A teatro dovrebbero venire i critici teatrali, non i cronisti.
Anna Marchesini è stata ed è una grande attrice, singolare per acume e capacità d’analisi a forte carica umoristica.
Ho ancora vivo il ricordo di un esilarante spettacolo del trio Marchesini-Lopez-Solenghi visto al Teatro Gentile di Fabriano tanti anni fa, dove era inserito uno dei più noti sketch teatrali del trio Non esiste più la mezza stagione, ho seguito in TV tutti i personaggi coniati dalla sottile sarcastica ironia della Marchesini, ho riso a dismisura con la cameriera secca dei Signori Montagné, con l’accartocciamento di alcuni verbi come “precipitandovicisi” della cecata Signorina Carlo, che tutti chiamavano signora, nonostante la sua precisazione di essere signorina, con il pudore della sessuologa Merope Generosa che «E dai che ti ridai…» finiva sempre “lì”, per non parlare della rilettura parodistica de “I Promessi sposi” e degli innumerevoli personaggi parodiati con argomentazioni vivaci e dettagliata caratterizzazione. Tutte interpretazioni di grande impatto sul pubblico, perché create da un talento comico fuori dal comune.

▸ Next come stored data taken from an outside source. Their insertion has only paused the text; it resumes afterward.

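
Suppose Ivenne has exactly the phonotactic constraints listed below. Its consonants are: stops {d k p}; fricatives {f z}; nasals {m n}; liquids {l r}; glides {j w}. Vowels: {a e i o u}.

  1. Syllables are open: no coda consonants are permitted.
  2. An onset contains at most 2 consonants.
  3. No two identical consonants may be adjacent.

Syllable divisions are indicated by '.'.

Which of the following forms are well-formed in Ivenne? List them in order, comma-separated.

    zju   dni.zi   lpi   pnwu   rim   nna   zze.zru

zju, dni.zi, lpi

zju — σ1 onset /zj/ (2C), coda /∅/ ok → well-formed
dni.zi — σ1 onset /dn/ (2C), coda /∅/ ok; σ2 onset /z/, coda /∅/ ok → well-formed
lpi — σ1 onset /lp/ (2C), coda /∅/ ok → well-formed
pnwu — violates constraint 2: syllable 1 onset /pnw/ has 3 consonants (> 2) → ill-formed
rim — violates constraint 1: syllable 1 coda /m/ has 1 consonant (> 0) → ill-formed
nna — violates constraint 3: adjacent identical consonants /nn/ → ill-formed
zze.zru — violates constraint 3: adjacent identical consonants /zz/ → ill-formed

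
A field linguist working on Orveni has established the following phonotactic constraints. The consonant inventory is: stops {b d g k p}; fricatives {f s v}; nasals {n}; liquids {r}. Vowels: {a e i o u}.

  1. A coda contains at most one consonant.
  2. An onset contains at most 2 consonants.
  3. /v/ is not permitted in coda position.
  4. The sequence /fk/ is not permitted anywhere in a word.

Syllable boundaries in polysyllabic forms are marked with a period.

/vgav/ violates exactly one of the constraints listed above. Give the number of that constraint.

3

/vgav/: syllable 1 coda contains /v/.
This is a violation of constraint 3: "/v/ is not permitted in coda position."
The remaining constraints (1, 2, 4) are satisfied.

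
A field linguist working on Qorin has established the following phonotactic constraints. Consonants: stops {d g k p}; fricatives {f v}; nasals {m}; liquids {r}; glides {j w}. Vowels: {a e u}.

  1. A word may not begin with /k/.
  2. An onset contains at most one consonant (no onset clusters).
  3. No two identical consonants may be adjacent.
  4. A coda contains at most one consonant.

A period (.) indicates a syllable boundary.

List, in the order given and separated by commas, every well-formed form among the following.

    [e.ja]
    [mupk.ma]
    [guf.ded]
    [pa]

[e.ja] — σ1 onset /∅/, coda /∅/ ok; σ2 onset /j/, coda /∅/ ok → well-formed
[mupk.ma] — violates constraint 4: syllable 1 coda /pk/ has 2 consonants (> 1) → ill-formed
[guf.ded] — σ1 onset /g/, coda /f/ ok; σ2 onset /d/, coda /d/ ok → well-formed
[pa] — σ1 onset /p/, coda /∅/ ok → well-formed

[e.ja], [guf.ded], [pa]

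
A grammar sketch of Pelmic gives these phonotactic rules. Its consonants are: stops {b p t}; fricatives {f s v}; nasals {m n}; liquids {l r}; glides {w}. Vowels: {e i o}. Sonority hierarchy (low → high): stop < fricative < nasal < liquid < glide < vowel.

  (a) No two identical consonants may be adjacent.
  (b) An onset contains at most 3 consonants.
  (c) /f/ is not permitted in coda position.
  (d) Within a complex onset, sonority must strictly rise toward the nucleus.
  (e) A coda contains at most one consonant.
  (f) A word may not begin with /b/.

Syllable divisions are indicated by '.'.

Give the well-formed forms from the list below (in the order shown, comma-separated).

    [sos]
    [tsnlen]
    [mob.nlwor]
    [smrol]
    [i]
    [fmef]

[sos] — σ1 onset /s/, coda /s/ ok → well-formed
[tsnlen] — violates constraint (b): syllable 1 onset /tsnl/ has 4 consonants (> 3) → ill-formed
[mob.nlwor] — σ1 onset /m/, coda /b/ ok; σ2 onset /nlw/ (3→4→5 rises), coda /r/ ok → well-formed
[smrol] — σ1 onset /smr/ (2→3→4 rises), coda /l/ ok → well-formed
[i] — σ1 onset /∅/, coda /∅/ ok → well-formed
[fmef] — violates constraint (c): syllable 1 coda contains /f/ → ill-formed

[sos], [mob.nlwor], [smrol], [i]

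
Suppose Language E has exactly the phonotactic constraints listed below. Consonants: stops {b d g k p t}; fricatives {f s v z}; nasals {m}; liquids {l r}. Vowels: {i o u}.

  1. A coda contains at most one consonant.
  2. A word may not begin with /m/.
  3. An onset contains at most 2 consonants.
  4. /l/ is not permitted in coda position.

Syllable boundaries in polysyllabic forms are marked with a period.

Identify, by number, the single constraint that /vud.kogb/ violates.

1

/vud.kogb/: syllable 2 coda /gb/ has 2 consonants (> 1).
This is a violation of constraint 1: "A coda contains at most one consonant."
The remaining constraints (2, 3, 4) are satisfied.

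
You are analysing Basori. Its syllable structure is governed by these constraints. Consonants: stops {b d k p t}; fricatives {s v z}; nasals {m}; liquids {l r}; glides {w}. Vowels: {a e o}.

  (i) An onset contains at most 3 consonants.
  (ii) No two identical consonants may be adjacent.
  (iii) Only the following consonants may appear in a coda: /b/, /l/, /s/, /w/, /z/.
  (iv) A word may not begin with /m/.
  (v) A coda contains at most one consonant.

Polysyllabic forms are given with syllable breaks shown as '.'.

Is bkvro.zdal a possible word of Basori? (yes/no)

no

bkvro.zdal — violates constraint (i): syllable 1 onset /bkvr/ has 4 consonants (> 3) → not permitted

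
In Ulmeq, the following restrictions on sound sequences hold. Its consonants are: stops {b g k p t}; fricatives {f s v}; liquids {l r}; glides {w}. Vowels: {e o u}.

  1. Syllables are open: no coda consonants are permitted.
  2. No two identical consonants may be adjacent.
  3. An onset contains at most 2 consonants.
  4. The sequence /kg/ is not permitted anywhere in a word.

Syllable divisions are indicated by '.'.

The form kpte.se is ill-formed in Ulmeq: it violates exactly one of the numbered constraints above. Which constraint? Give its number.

3

kpte.se: syllable 1 onset /kpt/ has 3 consonants (> 2).
This is a violation of constraint 3: "An onset contains at most 2 consonants."
The remaining constraints (1, 2, 4) are satisfied.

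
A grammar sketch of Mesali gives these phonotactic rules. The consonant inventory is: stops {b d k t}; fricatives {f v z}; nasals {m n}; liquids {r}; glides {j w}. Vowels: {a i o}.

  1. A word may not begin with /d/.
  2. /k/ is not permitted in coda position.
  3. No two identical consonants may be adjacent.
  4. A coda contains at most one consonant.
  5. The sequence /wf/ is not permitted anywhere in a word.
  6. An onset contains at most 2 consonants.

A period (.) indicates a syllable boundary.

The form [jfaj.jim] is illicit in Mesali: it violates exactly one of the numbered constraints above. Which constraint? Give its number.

[jfaj.jim]: adjacent identical consonants /jj/.
This is a violation of constraint 3: "No two identical consonants may be adjacent."
The remaining constraints (1, 2, 4, 5, 6) are satisfied.

3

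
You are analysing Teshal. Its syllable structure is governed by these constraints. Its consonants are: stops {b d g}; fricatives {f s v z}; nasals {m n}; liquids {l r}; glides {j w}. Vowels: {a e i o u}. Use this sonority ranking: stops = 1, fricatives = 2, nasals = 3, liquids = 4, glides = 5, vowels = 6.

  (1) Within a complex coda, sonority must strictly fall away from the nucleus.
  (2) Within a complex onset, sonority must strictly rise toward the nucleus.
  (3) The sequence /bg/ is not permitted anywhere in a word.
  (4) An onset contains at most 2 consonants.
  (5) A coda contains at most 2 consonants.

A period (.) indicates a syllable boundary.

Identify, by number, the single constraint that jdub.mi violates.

jdub.mi: syllable 1 onset /jd/: /j/ (glide, 5) → /d/ (stop, 1) does not rise.
This is a violation of constraint 2: "Within a complex onset, sonority must strictly rise toward the nucleus."
The remaining constraints (1, 3, 4, 5) are satisfied.

2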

L’argomento di questa performance al Teatro Rossini di Pesaro è la storia del professor Cirino Pascarella in pensione, un uomo riservato dall’esistenza piatta e monotona che vive in una locanda, gestita dalla cicciona signora Olimpia, gentile con lui perché vorrebbe dargli in sposa sua figlia Marilda, una spilungona quarantenne ormai sulla soglia dello zitellaggio. Ma il professore neanche la vede ed è refrattario a qualsiasi contatto umano. In questo limbo freddo e nebbioso una luce scuote il letargo del professore: la luce di una finestra dirimpettaia che mette a nudo, non solo simbolicamente, la figura di un atletico giovanotto, la cui visione gli fa passare i brividi lungo la schiena, perché in lui vede la sua vita non vissuta, e diventa il suo consueto appuntamento serale al buio fino a quando la luce non si accenderà più. Allora il professore, che aveva avuto una boccata d’aria fresca, viene nuovamente soffocato dall’afa della sua vita e se ne va dalla locanda.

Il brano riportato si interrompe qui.